Somos parte del mundo, y éste no está hecho a nuestra medida, sino nosotros a la de él. No podemos afirmar como principio que el mundo nos pertenezca.
Decir: "El mundo es de todos", o de alguien, no sería correcto. Como cualquiera de los seres que la componen, somos resultas de la Naturaleza, que además es nuestra nodriza; no podemos confundir lo que somos y ella. Cada cual es como un pequeño cosmos dentro de ese Cosmos que nos mantiene en vida y nos nutre.
Es extraordinario, que nos sirvamos del mundo de manera autónoma y que medremos en él con independencia. Como ser vivo, el hombre ha de apropiarse de los elementos que necesita para subsistir; de tal manera se hace propietario de lo que, para su beneficio coge al mundo, y que irá devolviéndole de una forma u otra hasta su definitiva entrega con la muerte. Así, lo apropiado y su organismo entero no son más que un préstamo. Esta "depredación" por nuestra parte, puede que sea acorde con la Naturaleza o se oponga a sus leyes… Y tanto es violentar sus designios, como forzar a los semejantes en beneficio propio o la destrucción mutua.
Pero ocurre, que en uso de esa autonomía y con la particular idiosincrasia de cada uno, el individuo estimará necesario que esa apropiación "depredada" no sea azarosa, procurándose en consecuencia un ámbito vital propio y seguro. Naturalmente y en principio, él será destinatario primero, también los suyos, la tribu… y en escasa medida los extraños o aquellos que ni conoce.
Todos nacemos iguales, nos decimos, pero más nos parece una aspiración que un hecho. Nada más acertado y desacertado a la vez. Nacemos iguales en cuanto que partícipes de una misma esencia, la de nuestra especie. Nadie dirá, que seamos iguales a un árbol o a una cobaya. Ni siquiera a los animales que nos son más próximos, pese a compartir con ellos origen y ascendientes y a no diferenciamos de algunos sino en un porcentaje muy pequeño de los genes.
El desacierto proviene, no obstante, de que aun desde la cuna somos individuos particulares y no "clones"; y nadie es más ni es menos que otro por eso pese a ser distinto, sino único. Como sea que la persona es irrepetible, también lo será en sus aspiraciones, sus querencias y deseos, por no decir en sus capacidades. Uniformar a todos por la igualdad en sentido estricto, sería como negar esa esencia que nos confiere autonomía, libertad, y libre albedrío. No es nada nuevo.

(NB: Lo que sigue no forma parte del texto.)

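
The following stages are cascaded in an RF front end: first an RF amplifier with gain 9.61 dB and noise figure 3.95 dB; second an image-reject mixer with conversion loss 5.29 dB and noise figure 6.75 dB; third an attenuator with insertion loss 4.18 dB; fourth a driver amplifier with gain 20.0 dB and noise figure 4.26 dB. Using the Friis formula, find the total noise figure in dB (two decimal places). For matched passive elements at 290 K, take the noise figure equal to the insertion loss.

Convert to linear (a loss of L dB is a gain of −L dB): F_i = 10^(NF_i/10), G_i = 10^(G_i,dB/10)
  Stage 1: F_1 = 10^(3.95/10) = 2.483, G_1 = 10^(9.61/10) = 9.141
  Stage 2: F_2 = 10^(6.75/10) = 4.732, G_2 = 10^(−5.29/10) = 0.2958
  Stage 3: F_3 = 10^(4.18/10) = 2.618, G_3 = 10^(−4.18/10) = 0.3819
  Stage 4: F_4 = 10^(4.26/10) = 2.667, G_4 = 10^(20.0/10) = 100.0
Friis cascade:
  F = 2.483 + (4.732 − 1)/9.141 + (2.618 − 1)/2.704 + (2.667 − 1)/1.033 = 5.104
NF = 10 log₁₀(5.104) = 7.08 dB

7.08 dB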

Resulta pues, que llamarnos iguales así como así no es sino un convencionalismo, y no entenderlo de esa manera sería una confusión pretenciosa. En tales términos, su fundamento es poco más que la común pertenencia a la especie y la afinidad gregaria. Tal visión no quita para que la prioridad del individuo siga siendo su propia supervivencia, y por extensión la de sus próximos. Es, paradójicamente, cuando, por su natural inclinación, el humano se asocia con los semejantes, cuando surgen los conflictos. ¿Cómo salvaguardar sus intereses, inmerso en la comunidad que se los diluye y fiscaliza? Él, que buscaba seguridad y colaboración junto a los otros, se encuentra con que sus afanes, sus iniciativas o sus particulares querencias, le quedan coartadas, y que sólo le serán válidas si coinciden con las de sus socios, aquellos con los que ha de trasvasarse y siempre le pedirán cuentas.
El hecho es, que el bien común no colma a todos de igual forma y es seguro que nunca bastará al individuo, que en definitiva persigue su propio bien, el que él elige. El intocable Estado, como elevación de la sociedad sobre el individuo, habrá de regirse necesariamente por el principio de igualdad para ser justo. Damos por supuesto, que
sea, igualdad ante la ley. Pero qué ley. ¿La promulgada por quien ostenta el poder en ese momento, o la que querrían los ciudadanos? No es evidente.
Tarea difícil la de la democracia, que no por sustentarse en la mayoría se conduzca siempre por el mejor camino. Y como dice el refrán: Más sabe el tonto en su casa que el listo en la ajena. Aunque sean muchos. "Lo peor de la democracia es, que se nutre por igual de sabios y necios".